Disconnessione del dipendete e smartworking. Come la tecnologia ed il Covid19 stanno cambiando i rapporti di lavoro.

Le attività lavorative sono ormai destrutturate e la tecnologia ha un ruolo essenziale per incrementare la produttività aziendale attraverso la flessibilità oraria.

Con le tecnologie sono in grado di incrementare la rapidità di svolgimento dei progetti lavorativi, creando un collegamento inscindibile fra l’uso di apparecchi tecnologici utilizzati in precedenza per scopi personali.

In pratica la tecnologia che ci ha negli ultimi anni sempre visti connessi alla rete, coinvolge il lavoratore in un rapporto lavorativo malsano senza limiti di orari. 

Abbiamo notato come nella vita privata ognuno di noi subisca la connessione continua a ai social, alle email ed alla messaggistica istantanea.

Tale modello ricco di input è stato utilizzato anche in ambito lavorativo e di perenne connessione al giorno d’oggi risulta amplificata dallo smartworking esteso a causa della pandemia da Covid19.

Ciò rischia di essere una nova forma di lavoro usurante.

Si è scoperto, infatti, che con la pandemia il fenomeno privato dell’“Always On” (sempre connesso), ha mostrato enormi vantaggi produttivi in ambito lavorativo.

Tuttavia, tale condizione lavorativa obbliga ogni lavoratore a non interrompere mentalmente il flusso di lavoro ed essere sempre legato e connesso alla propria attività lavorativa.

L’ILO e L’Eurofound sono intervenute sul tema ed hanno segnalato il grave rischio alla salute nella commistione fra vita privata e lavorativa, a causa della invasione di quest’ultima nel campo della sfera personale-familiare.

Dagli allarmi di organizzazioni internazionali sono nate le prime discussioni sul tema del diritto alla disconnessone volto a tutelare il lavoratore dalla perenne connessione lavorativa.

È chiaro che gli strumenti tecnologici devono essere considerati una grande opportunità per rendere il lavoro più flessibile, ma non possono diventare una schiavitù in ragione dell’incremento della produzione.

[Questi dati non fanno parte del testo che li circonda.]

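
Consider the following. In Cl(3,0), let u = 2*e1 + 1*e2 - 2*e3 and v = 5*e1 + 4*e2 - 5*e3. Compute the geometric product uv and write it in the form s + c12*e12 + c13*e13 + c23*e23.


In Cl(3,0): e_i^2 = 1, e_ie_j = -e_je_i for i != j.
Scalar part = u . v = 2*5 + 1*4 + (-2)*(-5)
= 10 + 4 + 10 = 24
e12 coeff = 2*4 - 1*5 = 8 - 5 = 3
e13 coeff = 2*(-5) - (-2)*5 = -10 - (-10) = 0
e23 coeff = 1*(-5) - (-2)*4 = -5 - (-8) = 3
uv = 24 + 3*e12 + 0*e13 + 3*e23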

Per tale ragione l’essere umano deve essere tutelato dall’effetto dell’”Always On” lavorativo al fine di evitare che la tecnologia, che ci sta traghettando nella prima rivoluzione tecnologica, diventi una nuova forma di schiavitù e riporti lo sforzo lavorativo all’era della prima rivoluzione industriale.

Di conseguenza per tutelare il lavoratore, il datore di lavoro dovrà dotare il dipendente di strumenti idonei a garantire la disconnessione senza ripercussioni in termini di riduzione di stipendio o sanzioni disciplinari.

Ad oggi anche se la  L.81/2017 introduce il termine di disconnessione del lavoratore creando un nuovo istituto giuridico, in verità il Legislatore non è ancora intervenuto a normare la disciplina di tale nuovo istituto.

Il diritto alla disconnessone, quindi appare un diritto privo di garanzie e tutele.

Attualmente, l’unico strumento idoneo a ricondurre il rapporto lavorativo in termini di equilibrio temporale fra produttività e tempo lavorato, è la Contrattazione Collettiva.

Infatti, in mancanza di una disposizione legislativa chiara ed univoca, solo la contrattazione collettiva potrà porre un primo argine all’ALWAYS ON lavorativo.

Non mancano da parte datoriale tentativi di inquadrare tale estensione illegittima dell’orario lavorativo all’istituto della reperibilità, anche se a parere di chi scrive, sembra una mero artifizio, anche perché nello schema della reperibilità è imprescindibile l’individuazione di fasce orarie ben definite per eseguire la prestazione.

Concludendo, possiamo sostenere che il diritto alla disconnessione seppur tratteggiato nelle norme attualmente appare del tutto sprovvisto di tutele e sanzioni per i trasgressori.

Per tale ragione occorrerà quanto prima un intervento del Legislatore per garantire il diritto alla disconnessione e per evitare sfruttamenti giustificati apparentemente della attuale pandemia e che rischiano di minare uno dei diritti essenziali per il lavoratore: il diritto al riposo.